Komponist Johannes X. Schachtner schrieb ein Violinkonzert für seine Schulfreundin Julia Fischer. | Bildquelle: © Dora Drexel Julia Fischer: Zum Zeitpunkt dieses Interviews habe ich bisher nur meine Geigenstimme gelernt und habe noch nicht den Eindruck des ersten Hörens mit Orchester. Was mich bei Johannes fasziniert, ist seine Suche nach Klangfarben. Er sucht ganz neue Klänge, ganz neue Kombinationen, entwickelt sie aus einer Note heraus. Er nimmt sich das Zentrum einer Note, und um diese Note herum fängt er an zu bauen. Und das finde ich ganz großartig. Aber auch, wie er die Geige benutzt. Das ist relativ konventionell, also ich muss jetzt nicht irgendwie auf dem Griffbrett herumklopfen oder dazu singen. Aber gerade im Bereich der Flageoletts – welche man benutzen kann, wie man die benutzen kann, welche Obertöne es gibt und so weiter – da geht es wirklich sehr, sehr weit.
Ich habe natürlich dann auch meinen Senf dazu gegeben und ihm gesagt, was geht und was nicht geht. Oder was vielleicht theoretisch geht, aber einfach nicht überzeugend ist. Da haben wir zusammen immer Lösungen gefunden. Es ist sehr angenehm, mit Johannes zu arbeiten, denn auf der einen Seite weiß er ganz genau, was er will.
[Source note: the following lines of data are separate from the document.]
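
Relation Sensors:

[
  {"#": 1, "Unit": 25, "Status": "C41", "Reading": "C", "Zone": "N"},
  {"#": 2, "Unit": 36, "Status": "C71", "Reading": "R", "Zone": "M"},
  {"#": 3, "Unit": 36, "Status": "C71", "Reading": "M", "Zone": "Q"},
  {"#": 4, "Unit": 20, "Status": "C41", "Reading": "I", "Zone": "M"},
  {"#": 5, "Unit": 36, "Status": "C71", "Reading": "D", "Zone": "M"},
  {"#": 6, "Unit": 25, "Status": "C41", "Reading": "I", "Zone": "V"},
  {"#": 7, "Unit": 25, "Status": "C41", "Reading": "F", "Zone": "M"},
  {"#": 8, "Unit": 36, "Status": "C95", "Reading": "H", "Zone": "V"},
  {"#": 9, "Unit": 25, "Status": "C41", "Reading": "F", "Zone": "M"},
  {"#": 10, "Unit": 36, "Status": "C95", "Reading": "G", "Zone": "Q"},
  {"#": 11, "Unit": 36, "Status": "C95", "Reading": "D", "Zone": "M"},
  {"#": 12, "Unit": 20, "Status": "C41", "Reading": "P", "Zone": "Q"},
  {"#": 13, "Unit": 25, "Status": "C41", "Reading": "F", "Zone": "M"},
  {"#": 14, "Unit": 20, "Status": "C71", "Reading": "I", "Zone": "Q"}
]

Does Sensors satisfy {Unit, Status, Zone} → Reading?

No

(Unit=25, Status=C41, Zone=N): row 1 → Reading = C ✓
(Unit=36, Status=C71, Zone=M): rows 2, 5 → Reading takes values {R, D} — violation
(Unit=36, Status=C71, Zone=Q): row 3 → Reading = M ✓
(Unit=20, Status=C41, Zone=M): row 4 → Reading = I ✓
(Unit=25, Status=C41, Zone=V): row 6 → Reading = I ✓
(Unit=25, Status=C41, Zone=M): rows 7, 9, 13 → Reading = F, F, F ✓
(Unit=36, Status=C95, Zone=V): row 8 → Reading = H ✓
(Unit=36, Status=C95, Zone=Q): row 10 → Reading = G ✓
(Unit=36, Status=C95, Zone=M): row 11 → Reading = D ✓
(Unit=20, Status=C41, Zone=Q): row 12 → Reading = P ✓
(Unit=20, Status=C71, Zone=Q): row 14 → Reading = I ✓
Two rows agree on {Unit, Status, Zone} but differ on Reading, so {Unit, Status, Zone} → Reading does not hold.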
Gleichzeitig ist er aber total offen, sich von jemandem, der das Instrument natürlich besser beherrscht als er, anzuhören, was der bessere Weg wäre.
Es ist sehr angenehm, mit Johannes zu arbeiten.
BR-KLASSIK: Das Konzert findet zur Feier der 70-jährigen Zusammenarbeit des Bayerischen Rundfunks mit den Bamberger Symphonikern statt. Sie kennen das Orchester gut, haben mit ihm schon mehrfach gespielt. Was schätzen Sie an diesem Orchester?
Julia Fischer: Ich finde, das Orchester hat tatsächlich eine ganz wunderbare Art zu arbeiten. Es macht Riesenspaß. Das Orchester ist sehr offen, sehr bescheiden und sehr willig, sehr aktiv. Wir haben immer eine wirklich schöne Zeit zusammen. Wir haben auch ein Corona-Konzert gespielt, nur für die Kameras. Trotzdem herrschte eine gute und positive Stimmung. Und das war ja in der Zeit nicht überall gegeben.
BR-KLASSIK: Sie sind neben ihrer Karriere als Geigerin auch schon sehr lange Dozentin beziehungsweise Professorin, zunächst in Frankfurt, dann an der Münchner Musikhochschule, wo Sie ja auch selber studiert haben. Ist das ein gleich wichtiger Bestandteil Ihrer Arbeit als Geigerin?
Julia Fischer: Ja, absolut. Das ist mindestens genauso wichtig für mich wie meine Konzerttätigkeit. Und es ist auch selbstverständlich immer im Hinterkopf, dass ich, wenn ich mal keine Konzerte mehr spielen kann oder will, weiter unterrichte. Das ist für mich ganz klar.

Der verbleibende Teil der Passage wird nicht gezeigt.